Basta pensar que, do investimento público total previsto para os próximos anos, apenas 6,3% será realizado no distrito do Porto, onde reside 18% da população nacional. No distrito de Lisboa, onde residem 21% dos portugueses, e que por acaso está acima da média europeia, pelo que não pode receber fundos de coesão, serão investidos 35% do total.
Naturalmente, tudo é explicável. Garantir-nos-ão que tudo se passa de forma normal e pensada, que isto sucede por boas estratégias e pelas melhores razões. Convencer-nos-ão que o país só tem a ganhar com uma grande capital, o que, sendo verdade, parece não se aplicar na inversa, já que é lícito suspeitar, em função das políticas reais, que a capital nada ganha em ter um país viável para governar.

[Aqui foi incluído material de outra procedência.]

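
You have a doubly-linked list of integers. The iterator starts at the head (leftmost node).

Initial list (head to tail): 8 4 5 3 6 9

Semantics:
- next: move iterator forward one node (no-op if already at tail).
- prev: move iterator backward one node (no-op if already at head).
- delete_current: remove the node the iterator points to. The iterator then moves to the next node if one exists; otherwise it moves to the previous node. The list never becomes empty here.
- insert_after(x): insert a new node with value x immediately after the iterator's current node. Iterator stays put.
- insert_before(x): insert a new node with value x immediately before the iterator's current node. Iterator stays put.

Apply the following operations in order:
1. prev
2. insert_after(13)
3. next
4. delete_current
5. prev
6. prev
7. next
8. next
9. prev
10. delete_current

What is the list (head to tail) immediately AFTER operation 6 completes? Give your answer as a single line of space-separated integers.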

O problema do Norte é que é só do Norte. Não está, definitivamente, na agenda mediática. Nem sequer na agenda das elites e dos políticos. Posso testemunhar isso porque, por razões profissionais, tenho estado com maior frequência em Lisboa e ouço os comentários de quem me identifica com o "detestável" FC Porto e com a insensata regionalização. Com maior ou menor elegância, falam do Apito Dourado e dos seus contornos, para me tentarem demonstrar que está provado que o meu clube não teve nenhum mérito que não fosse ilegítimo. Quando se lembram de invocar a questão da regionalização, recordam os caciques que estarão todos a norte e lembram o perigo de se ver o país retalhado. Se resolvem falar da economia, invocam que foram "os da têxtil" que causaram o dano, gastando o fundo social europeu em Ferraris e se lhes lembramos o défice no investimento público, nunca se esquecem que o nosso aeroporto está "às moscas".

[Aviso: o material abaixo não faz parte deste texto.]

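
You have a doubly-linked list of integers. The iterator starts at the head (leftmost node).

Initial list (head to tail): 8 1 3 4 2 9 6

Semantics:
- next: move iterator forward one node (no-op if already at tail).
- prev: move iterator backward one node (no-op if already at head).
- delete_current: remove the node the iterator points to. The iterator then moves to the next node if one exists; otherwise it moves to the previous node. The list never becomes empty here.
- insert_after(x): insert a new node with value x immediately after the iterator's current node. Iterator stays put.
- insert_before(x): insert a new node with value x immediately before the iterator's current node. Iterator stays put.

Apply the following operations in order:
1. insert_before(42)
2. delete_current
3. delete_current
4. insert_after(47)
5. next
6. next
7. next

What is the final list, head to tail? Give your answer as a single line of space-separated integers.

After 1 (insert_before(42)): list=[42, 8, 1, 3, 4, 2, 9, 6] cursor@8
After 2 (delete_current): list=[42, 1, 3, 4, 2, 9, 6] cursor@1
After 3 (delete_current): list=[42, 3, 4, 2, 9, 6] cursor@3
After 4 (insert_after(47)): list=[42, 3, 47, 4, 2, 9, 6] cursor@3
After 5 (next): list=[42, 3, 47, 4, 2, 9, 6] cursor@47
After 6 (next): list=[42, 3, 47, 4, 2, 9, 6] cursor@4
After 7 (next): list=[42, 3, 47, 4, 2, 9, 6] cursor@2

Answer: 42 3 47 4 2 9 6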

É assim que somos vistos e tratados em Lisboa: como gente rude, incómoda e viciosa e perturbada, que vive numa cidade onde grassam os escândalos na noite, no futebol, nos negócios e na política. Não vale a pena, na maior parte dos casos responder, falando-lhes de Vale de Azevedo, perguntando-lhes se, a exemplo do nosso Apito, a pedofilia é o seu problema local, ou recordando-lhes os negócios e carros de luxo da gente e empresas lisboetas que vivem à mesa ou à sombra do Orçamento.

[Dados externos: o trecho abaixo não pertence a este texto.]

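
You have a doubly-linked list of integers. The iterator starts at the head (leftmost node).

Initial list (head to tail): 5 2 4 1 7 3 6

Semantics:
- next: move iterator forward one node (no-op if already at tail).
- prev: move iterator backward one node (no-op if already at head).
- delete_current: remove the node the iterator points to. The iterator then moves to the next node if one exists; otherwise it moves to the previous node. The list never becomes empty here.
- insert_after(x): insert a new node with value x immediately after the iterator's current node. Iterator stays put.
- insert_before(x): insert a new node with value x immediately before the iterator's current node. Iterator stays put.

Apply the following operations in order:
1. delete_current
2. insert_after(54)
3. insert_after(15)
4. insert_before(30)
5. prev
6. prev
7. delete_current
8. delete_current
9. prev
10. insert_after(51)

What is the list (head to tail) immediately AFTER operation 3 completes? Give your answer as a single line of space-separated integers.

After 1 (delete_current): list=[2, 4, 1, 7, 3, 6] cursor@2
After 2 (insert_after(54)): list=[2, 54, 4, 1, 7, 3, 6] cursor@2
After 3 (insert_after(15)): list=[2, 15, 54, 4, 1, 7, 3, 6] cursor@2

Answer: 2 15 54 4 1 7 3 6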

Pouco mais conseguimos então do que cumprir a função de "desmancha-prazeres". Ainda há dias recebi um e-mail de um leitor deste jornal que, agastado com as minhas crónicas, me escrevia: "O Norte está em declínio? Pois está: o baixo preço e a mão-de-obra barata deixaram de render! O que é quer que a gente lhe faça?" Depois, concluía que a culpa de todos os males é "a boçalidade e a tacanhez que grassa num Porto que não percebeu a oportunidade dada pelo 25 de Abril".
Como não pode deixar de ser, a culpa também é nossa, e é por isso que tudo vai continuar na mesma. Por muito tempo. A culpa é nossa, porque deixámos que as coisas degenerassem, porque fomos pouco exigentes, porque fechámos os olhos a muita coisa que era, a todos os títulos, intolerável. A culpa é nossa, porque nos acabrunhámos, porque nos resignamos e esta situação. Basta, aliás, ver o que se passa na política, onde continuamos a tolerar os representantes das políticas centralistas, que nunca protestam e pouco reclamam.
Daqui a um ano, teremos eleições. Em breve vão aparecer por aí os portadores das boas vontades, com os seus discursos preocupados, com as promessas para o futuro. Mais uma vez, votaremos neles e tudo ficará na mesma. Por muito tempo.